The French Laundry Chef’s Tasting Menu

Once upon a time, in the middle of the rolling hills of Napa Valley with miles of blooming grape vines in the small town called Yountville, the best chef in all of the cooking kingdom prepared a meal of nine courses for his house full of guests.  Each diner was the center of attention at a beautiful table set with fine linen, French Limoges china, polished silver, and a spray of fresh wildflowers.  The service was gracious and impeccable; the food on each plate arranged like a Picasso.  As each course was eaten, the diners proclaimed it the best ever tasted – until the next course arrived.

As I emerged from this fairy tale experience, I was amazed not only by the food preparation, presentation, and taste, but also by the quiet camaraderie of the service team.  Everyone was in a good mood, and the food tasted better for it.

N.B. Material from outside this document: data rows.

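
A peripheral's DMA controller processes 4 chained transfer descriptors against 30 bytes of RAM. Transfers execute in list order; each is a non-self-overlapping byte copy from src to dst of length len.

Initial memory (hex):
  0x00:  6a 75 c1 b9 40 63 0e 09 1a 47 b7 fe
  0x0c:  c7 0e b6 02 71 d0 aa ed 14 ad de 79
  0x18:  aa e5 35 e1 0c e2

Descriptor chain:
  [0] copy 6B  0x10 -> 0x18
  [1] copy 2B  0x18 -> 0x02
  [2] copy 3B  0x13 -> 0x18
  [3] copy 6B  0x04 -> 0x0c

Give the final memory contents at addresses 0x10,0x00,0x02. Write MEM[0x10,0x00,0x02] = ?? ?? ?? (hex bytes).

[0] 0x10->0x18 len=6 : 71 d0 aa ed 14 ad
[1] 0x18->0x02 len=2 : 71 d0
[2] 0x13->0x18 len=3 : ed 14 ad
[3] 0x04->0x0c len=6 : 40 63 0e 09 1a 47
query mem[0x10]=0x1a, mem[0x00]=0x6a, mem[0x02]=0x71

MEM[0x10,0x00,0x02] = 1a 6a 71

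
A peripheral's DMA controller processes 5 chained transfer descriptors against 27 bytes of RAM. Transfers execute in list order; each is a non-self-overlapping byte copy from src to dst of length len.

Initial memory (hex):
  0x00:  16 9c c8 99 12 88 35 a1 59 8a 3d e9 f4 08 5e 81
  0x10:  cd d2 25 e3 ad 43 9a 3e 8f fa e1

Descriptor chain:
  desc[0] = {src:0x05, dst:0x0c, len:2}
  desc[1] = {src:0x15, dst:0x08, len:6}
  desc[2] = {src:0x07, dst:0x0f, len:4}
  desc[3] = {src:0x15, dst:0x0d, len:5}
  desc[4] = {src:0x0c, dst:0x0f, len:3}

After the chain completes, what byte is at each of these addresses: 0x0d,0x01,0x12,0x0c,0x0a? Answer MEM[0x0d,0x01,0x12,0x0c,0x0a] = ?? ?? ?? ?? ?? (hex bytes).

  after D0: wrote 2B at 0x0c = 8835
  after D1: wrote 6B at 0x08 = 439a3e8ffae1
  after D2: wrote 4B at 0x0f = a1439a3e
  after D3: wrote 5B at 0x0d = 439a3e8ffa
  after D4: wrote 3B at 0x0f = fa439a
query mem[0x0d]=0x43, mem[0x01]=0x9c, mem[0x12]=0x3e, mem[0x0c]=0xfa, mem[0x0a]=0x3e

MEM[0x0d,0x01,0x12,0x0c,0x0a] = 43 9c 3e fa 3e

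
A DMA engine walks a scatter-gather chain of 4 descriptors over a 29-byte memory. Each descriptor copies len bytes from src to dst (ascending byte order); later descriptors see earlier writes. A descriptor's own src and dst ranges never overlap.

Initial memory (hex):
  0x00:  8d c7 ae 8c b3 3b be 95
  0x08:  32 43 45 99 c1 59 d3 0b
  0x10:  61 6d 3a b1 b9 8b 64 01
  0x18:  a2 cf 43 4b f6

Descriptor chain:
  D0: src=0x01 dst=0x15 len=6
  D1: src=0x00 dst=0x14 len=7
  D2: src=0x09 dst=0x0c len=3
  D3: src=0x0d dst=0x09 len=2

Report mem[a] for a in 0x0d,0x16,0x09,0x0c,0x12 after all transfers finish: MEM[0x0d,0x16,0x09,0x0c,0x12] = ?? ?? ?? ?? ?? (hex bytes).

MEM[0x0d,0x16,0x09,0x0c,0x12] = 45 ae 45 43 3a

#0 dst[0x15+6] := {0xc7,0xae,0x8c,0xb3,0x3b,0xbe}
#1 dst[0x14+7] := {0x8d,0xc7,0xae,0x8c,0xb3,0x3b,0xbe}
#2 dst[0x0c+3] := {0x43,0x45,0x99}
#3 dst[0x09+2] := {0x45,0x99}
query mem[0x0d]=0x45, mem[0x16]=0xae, mem[0x09]=0x45, mem[0x0c]=0x43, mem[0x12]=0x3a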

As we closed the place down at midnight, we were treated to a quick tour of the kitchen. Nine chefs were seated around a table, pencils and paper in one hand, beer or wine in the other, preparing the next day’s menu.  No menu is ever the same.

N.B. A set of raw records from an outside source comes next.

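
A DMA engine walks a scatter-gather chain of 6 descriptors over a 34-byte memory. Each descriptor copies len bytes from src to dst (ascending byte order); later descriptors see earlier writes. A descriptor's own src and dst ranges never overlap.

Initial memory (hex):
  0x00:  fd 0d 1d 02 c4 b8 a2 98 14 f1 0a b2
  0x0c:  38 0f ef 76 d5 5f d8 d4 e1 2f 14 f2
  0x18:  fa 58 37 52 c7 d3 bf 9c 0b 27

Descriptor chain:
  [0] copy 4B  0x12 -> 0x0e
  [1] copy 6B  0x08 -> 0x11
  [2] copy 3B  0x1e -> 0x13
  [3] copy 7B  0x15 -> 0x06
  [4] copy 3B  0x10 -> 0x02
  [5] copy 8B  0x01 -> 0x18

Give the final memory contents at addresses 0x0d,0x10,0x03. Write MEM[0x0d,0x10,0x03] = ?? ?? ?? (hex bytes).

MEM[0x0d,0x10,0x03] = 0f e1 14

#0 dst[0x0e+4] := {0xd8,0xd4,0xe1,0x2f}
#1 dst[0x11+6] := {0x14,0xf1,0x0a,0xb2,0x38,0x0f}
#2 dst[0x13+3] := {0xbf,0x9c,0x0b}
#3 dst[0x06+7] := {0x0b,0x0f,0xf2,0xfa,0x58,0x37,0x52}
#4 dst[0x02+3] := {0xe1,0x14,0xf1}
#5 dst[0x18+8] := {0x0d,0xe1,0x14,0xf1,0xb8,0x0b,0x0f,0xf2}
query mem[0x0d]=0x0f, mem[0x10]=0xe1, mem[0x03]=0x14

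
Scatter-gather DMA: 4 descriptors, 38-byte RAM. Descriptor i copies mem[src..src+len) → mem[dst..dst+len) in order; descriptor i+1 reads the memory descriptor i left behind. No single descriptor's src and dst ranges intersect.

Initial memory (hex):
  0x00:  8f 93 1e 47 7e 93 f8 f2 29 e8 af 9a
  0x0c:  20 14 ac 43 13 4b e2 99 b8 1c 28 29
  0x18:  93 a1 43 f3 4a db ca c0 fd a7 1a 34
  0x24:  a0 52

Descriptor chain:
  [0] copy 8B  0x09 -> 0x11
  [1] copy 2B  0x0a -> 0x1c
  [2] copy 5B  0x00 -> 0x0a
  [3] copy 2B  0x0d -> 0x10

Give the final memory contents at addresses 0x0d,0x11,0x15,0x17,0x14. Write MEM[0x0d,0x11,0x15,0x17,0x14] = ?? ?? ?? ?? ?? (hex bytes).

  after D0: wrote 8B at 0x11 = e8af9a2014ac4313
  after D1: wrote 2B at 0x1c = af9a
  after D2: wrote 5B at 0x0a = 8f931e477e
  after D3: wrote 2B at 0x10 = 477e
query mem[0x0d]=0x47, mem[0x11]=0x7e, mem[0x15]=0x14, mem[0x17]=0x43, mem[0x14]=0x20

MEM[0x0d,0x11,0x15,0x17,0x14] = 47 7e 14 43 20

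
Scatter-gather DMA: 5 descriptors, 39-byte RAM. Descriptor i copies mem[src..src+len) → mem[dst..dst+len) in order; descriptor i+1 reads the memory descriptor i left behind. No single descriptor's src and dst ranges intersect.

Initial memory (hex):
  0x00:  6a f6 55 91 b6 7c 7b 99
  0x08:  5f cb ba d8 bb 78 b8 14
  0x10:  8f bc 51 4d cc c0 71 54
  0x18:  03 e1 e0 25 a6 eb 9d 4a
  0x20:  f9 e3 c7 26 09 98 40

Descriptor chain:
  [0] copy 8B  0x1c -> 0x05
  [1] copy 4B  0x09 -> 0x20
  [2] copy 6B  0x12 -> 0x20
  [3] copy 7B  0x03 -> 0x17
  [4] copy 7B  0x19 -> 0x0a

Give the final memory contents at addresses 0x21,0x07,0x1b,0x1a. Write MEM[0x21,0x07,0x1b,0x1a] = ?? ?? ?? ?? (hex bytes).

[0] 0x1c->0x05 len=8 : a6 eb 9d 4a f9 e3 c7 26
[1] 0x09->0x20 len=4 : f9 e3 c7 26
[2] 0x12->0x20 len=6 : 51 4d cc c0 71 54
[3] 0x03->0x17 len=7 : 91 b6 a6 eb 9d 4a f9
[4] 0x19->0x0a len=7 : a6 eb 9d 4a f9 9d 4a
query mem[0x21]=0x4d, mem[0x07]=0x9d, mem[0x1b]=0x9d, mem[0x1a]=0xeb

MEM[0x21,0x07,0x1b,0x1a] = 4d 9d 9d eb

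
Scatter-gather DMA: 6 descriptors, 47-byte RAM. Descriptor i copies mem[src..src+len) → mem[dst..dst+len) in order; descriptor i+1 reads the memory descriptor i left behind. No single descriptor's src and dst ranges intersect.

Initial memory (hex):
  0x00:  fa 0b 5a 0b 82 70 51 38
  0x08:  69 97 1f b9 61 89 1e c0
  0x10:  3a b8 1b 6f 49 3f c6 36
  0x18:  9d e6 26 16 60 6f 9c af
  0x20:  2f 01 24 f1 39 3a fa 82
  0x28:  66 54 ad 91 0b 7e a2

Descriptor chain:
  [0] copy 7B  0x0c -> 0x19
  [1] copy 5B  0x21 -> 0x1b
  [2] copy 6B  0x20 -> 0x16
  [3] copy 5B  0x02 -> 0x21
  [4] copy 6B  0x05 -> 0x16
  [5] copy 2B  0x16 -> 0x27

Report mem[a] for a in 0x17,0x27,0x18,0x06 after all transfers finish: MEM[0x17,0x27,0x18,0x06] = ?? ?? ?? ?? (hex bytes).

MEM[0x17,0x27,0x18,0x06] = 51 70 38 51

[0] 0x0c->0x19 len=7 : 61 89 1e c0 3a b8 1b
[1] 0x21->0x1b len=5 : 01 24 f1 39 3a
[2] 0x20->0x16 len=6 : 2f 01 24 f1 39 3a
[3] 0x02->0x21 len=5 : 5a 0b 82 70 51
[4] 0x05->0x16 len=6 : 70 51 38 69 97 1f
[5] 0x16->0x27 len=2 : 70 51
query mem[0x17]=0x51, mem[0x27]=0x70, mem[0x18]=0x38, mem[0x06]=0x51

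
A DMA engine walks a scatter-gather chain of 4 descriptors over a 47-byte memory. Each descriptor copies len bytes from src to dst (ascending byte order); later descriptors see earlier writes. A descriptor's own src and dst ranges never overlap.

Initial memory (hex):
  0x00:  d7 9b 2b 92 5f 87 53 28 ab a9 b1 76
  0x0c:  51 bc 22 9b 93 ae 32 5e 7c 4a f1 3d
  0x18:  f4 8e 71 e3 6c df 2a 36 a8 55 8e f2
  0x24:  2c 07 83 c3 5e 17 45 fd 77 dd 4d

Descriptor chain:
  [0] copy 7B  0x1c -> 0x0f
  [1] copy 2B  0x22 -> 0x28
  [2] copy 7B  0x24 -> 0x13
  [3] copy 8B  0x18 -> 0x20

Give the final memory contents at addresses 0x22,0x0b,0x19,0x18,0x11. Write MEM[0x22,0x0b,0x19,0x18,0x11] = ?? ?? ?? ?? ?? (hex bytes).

MEM[0x22,0x0b,0x19,0x18,0x11] = 71 76 45 f2 2a

#0 dst[0x0f+7] := {0x6c,0xdf,0x2a,0x36,0xa8,0x55,0x8e}
#1 dst[0x28+2] := {0x8e,0xf2}
#2 dst[0x13+7] := {0x2c,0x07,0x83,0xc3,0x8e,0xf2,0x45}
#3 dst[0x20+8] := {0xf2,0x45,0x71,0xe3,0x6c,0xdf,0x2a,0x36}
query mem[0x22]=0x71, mem[0x0b]=0x76, mem[0x19]=0x45, mem[0x18]=0xf2, mem[0x11]=0x2a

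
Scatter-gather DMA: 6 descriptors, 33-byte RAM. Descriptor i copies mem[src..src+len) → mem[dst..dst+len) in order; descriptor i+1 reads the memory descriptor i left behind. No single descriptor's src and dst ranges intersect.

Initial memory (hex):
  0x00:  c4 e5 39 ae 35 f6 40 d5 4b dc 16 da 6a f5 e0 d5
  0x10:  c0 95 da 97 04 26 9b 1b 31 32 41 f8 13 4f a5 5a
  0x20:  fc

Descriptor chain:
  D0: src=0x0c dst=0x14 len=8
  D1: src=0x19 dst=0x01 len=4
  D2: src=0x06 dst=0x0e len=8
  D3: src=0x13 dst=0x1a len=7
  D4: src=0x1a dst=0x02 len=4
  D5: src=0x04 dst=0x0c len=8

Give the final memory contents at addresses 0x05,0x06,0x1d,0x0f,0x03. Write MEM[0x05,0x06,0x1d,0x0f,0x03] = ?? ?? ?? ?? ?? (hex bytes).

MEM[0x05,0x06,0x1d,0x0f,0x03] = e0 40 e0 d5 6a

[0] 0x0c->0x14 len=8 : 6a f5 e0 d5 c0 95 da 97
[1] 0x19->0x01 len=4 : 95 da 97 13
[2] 0x06->0x0e len=8 : 40 d5 4b dc 16 da 6a f5
[3] 0x13->0x1a len=7 : da 6a f5 e0 d5 c0 95
[4] 0x1a->0x02 len=4 : da 6a f5 e0
[5] 0x04->0x0c len=8 : f5 e0 40 d5 4b dc 16 da
query mem[0x05]=0xe0, mem[0x06]=0x40, mem[0x1d]=0xe0, mem[0x0f]=0xd5, mem[0x03]=0x6a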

The next morning I found myself in line at the Bouchon Bakery (originally built to bake for the restaurant) with a server from the night before; we were both looking for a good coffee and a sweet.  She suggested Keller’s brownie bites for the road, and told me that Thomas Keller, the acclaimed chef and owner of The French Laundry lives in the house behind the restaurant.  Of course, I made a pilgrimage back to find it – lovely French provincial house that would make Julia Child proud – surrounded by gardens.

Across from the restaurant are his acres of organically grown vegetables and herbs, and room for the lovely little chickens to roam – Silkie Bantams.  These chickens are smaller sized with fluffy down instead of feathers and little fluff balls on tops of their feet.  Not to worry; they are not used for the meals – just for their eggs.

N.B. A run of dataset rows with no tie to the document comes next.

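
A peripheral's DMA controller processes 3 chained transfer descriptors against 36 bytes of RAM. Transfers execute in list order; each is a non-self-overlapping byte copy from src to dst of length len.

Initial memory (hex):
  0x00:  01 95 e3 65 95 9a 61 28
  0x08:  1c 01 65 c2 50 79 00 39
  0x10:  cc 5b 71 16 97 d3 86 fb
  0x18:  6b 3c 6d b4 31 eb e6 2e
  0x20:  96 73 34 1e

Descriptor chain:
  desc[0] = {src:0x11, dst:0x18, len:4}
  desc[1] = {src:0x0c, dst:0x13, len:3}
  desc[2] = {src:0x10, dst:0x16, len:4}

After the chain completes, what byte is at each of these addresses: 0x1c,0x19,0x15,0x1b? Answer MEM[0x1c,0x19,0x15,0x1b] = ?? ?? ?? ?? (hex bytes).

  after D0: wrote 4B at 0x18 = 5b711697
  after D1: wrote 3B at 0x13 = 507900
  after D2: wrote 4B at 0x16 = cc5b7150
query mem[0x1c]=0x31, mem[0x19]=0x50, mem[0x15]=0x00, mem[0x1b]=0x97

MEM[0x1c,0x19,0x15,0x1b] = 31 50 00 97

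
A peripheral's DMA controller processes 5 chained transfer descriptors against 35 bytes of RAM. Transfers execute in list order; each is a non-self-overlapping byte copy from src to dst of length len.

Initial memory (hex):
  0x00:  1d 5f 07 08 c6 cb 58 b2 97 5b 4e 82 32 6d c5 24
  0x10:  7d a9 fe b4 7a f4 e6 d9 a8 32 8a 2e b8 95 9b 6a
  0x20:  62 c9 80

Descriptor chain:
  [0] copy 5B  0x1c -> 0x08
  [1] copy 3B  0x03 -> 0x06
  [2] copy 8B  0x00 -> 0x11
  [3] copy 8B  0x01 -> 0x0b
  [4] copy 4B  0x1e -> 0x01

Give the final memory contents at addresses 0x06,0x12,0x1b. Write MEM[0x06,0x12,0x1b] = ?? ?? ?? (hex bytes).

  after D0: wrote 5B at 0x08 = b8959b6a62
  after D1: wrote 3B at 0x06 = 08c6cb
  after D2: wrote 8B at 0x11 = 1d5f0708c6cb08c6
  after D3: wrote 8B at 0x0b = 5f0708c6cb08c6cb
  after D4: wrote 4B at 0x01 = 9b6a62c9
query mem[0x06]=0x08, mem[0x12]=0xcb, mem[0x1b]=0x2e

MEM[0x06,0x12,0x1b] = 08 cb 2e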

The meal had finally ended the night before, but not before a few surprises at the end: Keller’s doughnut holes with cappuccino ice cream and hand-made chocolate truffles with six different creamy fillings (my favorite was the lemon) – and a goodie bag-to-go of shortbread cookies.

I thought I may have dreamed it all, but I did have the menu as proof of being there.  Yes, it is expensive; you might cringe at the price.  But, go, if you can.

 Keller’s heavy cookbooks are on display at the restaurant; he’s authored at least four himself, and contributed to others.  I browsed through them briefly, and may look for them in the library to relive my experience.